Cilantro is a totally different story. I haven't been able to keep it alive once it hits maturity. Instead, I'll just harvest it and throw more seeds in the pot. In a few more months, I'll have another batch.

Herbs for now and later
In most cases, this has allowed me to have a constant supply of herbs when I need them. However, with growth spurts and harvesting, I've had to learn to shape my meals around the herbs that need to get used RIGHT NOW. When I can't use something immediately, another solution is to freeze batches of herbs. This works well for basil and cilantro. Basil you can just make into pesto, or, like with cilantro, you can blend it with a little bit of water. Then pour the blended herbs into ice cube trays and freeze (my mom did this with homemade baby food when I was a baby). The cubes make almost perfect single serving measurements.

Monday, April 5, 2010

End of winter sweet potato ravioli

The temperature just broke past the 60s into the 70s. It's official: spring time is here. However, if you look in my fridge and pantry, you wouldn't know it. Farmers' markets are not scheduled to open for at least another month. Perusing the produce section of Whole Foods, most everything is from California, Mexico, or Florida. Humph.

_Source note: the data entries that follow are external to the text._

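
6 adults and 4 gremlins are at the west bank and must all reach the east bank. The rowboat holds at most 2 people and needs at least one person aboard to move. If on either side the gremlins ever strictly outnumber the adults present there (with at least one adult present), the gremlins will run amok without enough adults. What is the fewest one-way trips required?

Counting alone: each trip to the east bank takes at most 2 across and each return brings at least 1 back, so after t trips out (and t−1 returns) at most 2t − (t−1) of the 10 are across; that first reaches 10 at t = 9, so at least 17 crossings are needed.
The plan below uses exactly 17 crossings, so it is optimal:
1. 2 gremlins → the east bank.  (the west bank: 6A 2G; the east bank: 0A 2G)
2. 1 gremlin ← the west bank.  (the west bank: 6A 3G; the east bank: 0A 1G)
3. 2 gremlins → the east bank.  (the west bank: 6A 1G; the east bank: 0A 3G)
4. 1 gremlin ← the west bank.  (the west bank: 6A 2G; the east bank: 0A 2G)
5. 2 adults → the east bank.  (the west bank: 4A 2G; the east bank: 2A 2G)
6. 1 gremlin ← the west bank.  (the west bank: 4A 3G; the east bank: 2A 1G)
7. 1 adult and 1 gremlin → the east bank.  (the west bank: 3A 2G; the east bank: 3A 2G)
8. 1 gremlin ← the west bank.  (the west bank: 3A 3G; the east bank: 3A 1G)
9. 2 gremlins → the east bank.  (the west bank: 3A 1G; the east bank: 3A 3G)
10. 1 gremlin ← the west bank.  (the west bank: 3A 2G; the east bank: 3A 2G)
11. 1 adult and 1 gremlin → the east bank.  (the west bank: 2A 1G; the east bank: 4A 3G)
12. 1 gremlin ← the west bank.  (the west bank: 2A 2G; the east bank: 4A 2G)
13. 2 gremlins → the east bank.  (the west bank: 2A 0G; the east bank: 4A 4G)
14. 1 gremlin ← the west bank.  (the west bank: 2A 1G; the east bank: 4A 3G)
15. 1 adult and 1 gremlin → the east bank.  (the west bank: 1A 0G; the east bank: 5A 4G)
16. 1 gremlin ← the west bank.  (the west bank: 1A 1G; the east bank: 5A 3G)
17. 1 adult and 1 gremlin → the east bank.  (the west bank: 0A 0G; the east bank: 6A 4G)

17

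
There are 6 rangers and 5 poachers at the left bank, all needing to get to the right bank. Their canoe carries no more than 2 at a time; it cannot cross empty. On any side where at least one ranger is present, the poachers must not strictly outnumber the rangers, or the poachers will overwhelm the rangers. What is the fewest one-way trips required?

19

Counting alone: each trip to the right bank takes at most 2 across and each return brings at least 1 back, so after t trips out (and t−1 returns) at most 2t − (t−1) of the 11 are across; that first reaches 11 at t = 10, so at least 19 crossings are needed.
The plan below uses exactly 19 crossings, so it is optimal:
1. 2 poachers → the right bank.  (the left bank: 6R 3P; the right bank: 0R 2P)
2. 1 poacher ← the left bank.  (the left bank: 6R 4P; the right bank: 0R 1P)
3. 2 poachers → the right bank.  (the left bank: 6R 2P; the right bank: 0R 3P)
4. 1 poacher ← the left bank.  (the left bank: 6R 3P; the right bank: 0R 2P)
5. 2 rangers → the right bank.  (the left bank: 4R 3P; the right bank: 2R 2P)
6. 1 poacher ← the left bank.  (the left bank: 4R 4P; the right bank: 2R 1P)
7. 1 ranger and 1 poacher → the right bank.  (the left bank: 3R 3P; the right bank: 3R 2P)
8. 1 ranger ← the left bank.  (the left bank: 4R 3P; the right bank: 2R 2P)
9. 1 ranger and 1 poacher → the right bank.  (the left bank: 3R 2P; the right bank: 3R 3P)
10. 1 poacher ← the left bank.  (the left bank: 3R 3P; the right bank: 3R 2P)
11. 1 ranger and 1 poacher → the right bank.  (the left bank: 2R 2P; the right bank: 4R 3P)
12. 1 ranger ← the left bank.  (the left bank: 3R 2P; the right bank: 3R 3P)
13. 1 ranger and 1 poacher → the right bank.  (the left bank: 2R 1P; the right bank: 4R 4P)
14. 1 poacher ← the left bank.  (the left bank: 2R 2P; the right bank: 4R 3P)
15. 1 ranger and 1 poacher → the right bank.  (the left bank: 1R 1P; the right bank: 5R 4P)
16. 1 ranger ← the left bank.  (the left bank: 2R 1P; the right bank: 4R 4P)
17. 1 ranger and 1 poacher → the right bank.  (the left bank: 1R 0P; the right bank: 5R 5P)
18. 1 poacher ← the left bank.  (the left bank: 1R 1P; the right bank: 5R 4P)
19. 1 ranger and 1 poacher → the right bank.  (the left bank: 0R 0P; the right bank: 6R 5P)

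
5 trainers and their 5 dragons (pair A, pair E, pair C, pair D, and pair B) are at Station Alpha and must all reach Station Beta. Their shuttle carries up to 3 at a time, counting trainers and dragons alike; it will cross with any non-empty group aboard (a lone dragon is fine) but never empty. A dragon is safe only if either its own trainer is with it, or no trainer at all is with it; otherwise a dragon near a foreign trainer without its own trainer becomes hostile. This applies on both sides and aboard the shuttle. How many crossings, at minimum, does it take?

11

Counting alone: each trip to Station Beta takes at most 3 across and each return brings at least 1 back, so after t trips out (and t−1 returns) at most 3t − (t−1) of the 10 are across; that first reaches 10 at t = 5, so at least 9 crossings are needed.
The safety rule pushes this higher. Following every safe sequence of crossings, the most of the 10 that can be at Station Beta as the shuttle arrives there on crossing 9 is 9 — never all 10.
So no plan with fewer than 11 crossings exists, and this one achieves 11:
1. dragon A and trainer A cross → Station Beta.
2. trainer A crosses ← Station Alpha.
3. dragon C, dragon D, and dragon E cross → Station Beta.
4. dragon A crosses ← Station Alpha.
5. trainer C, trainer D, and trainer E cross → Station Beta.
6. dragon E and trainer E cross ← Station Alpha.
7. trainer A, trainer B, and trainer E cross → Station Beta.
8. dragon C crosses ← Station Alpha.
9. dragon A and dragon E cross → Station Beta.
10. dragon A crosses ← Station Alpha.
11. dragon A, dragon B, and dragon C cross → Station Beta.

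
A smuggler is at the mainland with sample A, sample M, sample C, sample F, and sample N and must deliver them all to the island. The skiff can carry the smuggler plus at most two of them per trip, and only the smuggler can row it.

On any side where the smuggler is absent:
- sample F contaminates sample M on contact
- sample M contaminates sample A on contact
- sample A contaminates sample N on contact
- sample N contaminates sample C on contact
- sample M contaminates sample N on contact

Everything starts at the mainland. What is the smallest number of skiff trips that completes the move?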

That's okay, I've still got, um, sour kraut, tomatoes, soup stock, and sweet potatoes in my pantry.

Well, I have to admit it, sour kraut, tomato-potato soup doesn't sound very appetizing. But that's not how you do winter eating. It's enough to take one of the ingredients to make something wonderful. At this point, I've got to eat those potatoes before they grow eyes, ears, legs and walk away! Ravioli is perfect.

This can be a fairly sweet and rich dish. To balance that a bit, I like to add some unexpected zest with nutmeg (spicy, but also amps up the natural sweetness of the potatoes) and cayenne pepper. If they're not your thing, omit them.

Ingredients (for two small servings):

  • half of the pasta recipe
  • 2 small sweet potatoes, baked and cooled
  • 1 egg beaten
  • dash or so of nutmeg
  • dash or so of cayenne pepper
  • 2 T butter
  • 1/4 C fresh sage leaves (I have a pot growing in my window)
  • 1 garlic clove, coarsely chopped
  • 1/4 C half and half
  • 1 oz grated Parmesan cheese (some shaved cheese for serving)
  • salt and pepper to taste

Mash the baked sweet potatoes. Add the nutmeg, cayenne, and half the beaten egg and mix vigorously. Set aside.

Roll the pasta dough into a log of dough about 2 cm in diameter. Cut the log into 1 cm disks (what's up with all my metric measurements - have I been in Europe too long?). On a well floured board, roll out a disk till it's about 2 inches in diameter (phew, that's more familiar). Using your finger, apply egg all around the edge of the rolled out dough.

Plop about 1 teaspoon of the potato mix in the middle and fold the dough over. Seal along the edges to make a half moon shape, or for more fun, sit the moon on its flat side and twist the corners toward the center and squish them together, like you're making them hold hands.

When you've used up all the potato filling heat some water to a boil. While you're waiting for a boil, melt the butter over medium high heat and add the garlic and sage. Stir and cook for about 2 minutes and turn off the heat.

Add the ravioli to the boiling water. They'll sink to the bottom and then dance around the top when they're done.

Strain the butter from the sage and garlic, slowly, into the remaining egg, whisking continuously. Add the egg and butter mixture back to the pan with the sage and garlic. Add the half and half and place the pan above the boiling pasta to get a little double-boiler action (saves gas, too). Constantly whip the sauce as it slowly starts to thicken. Remove from heat and add the grated cheese.

To serve, place the pasta on a plate. The ravioli will have made little cups. Fill those cups with sauce, sprinkle with the shaved cheese, and grate some black pepper on top.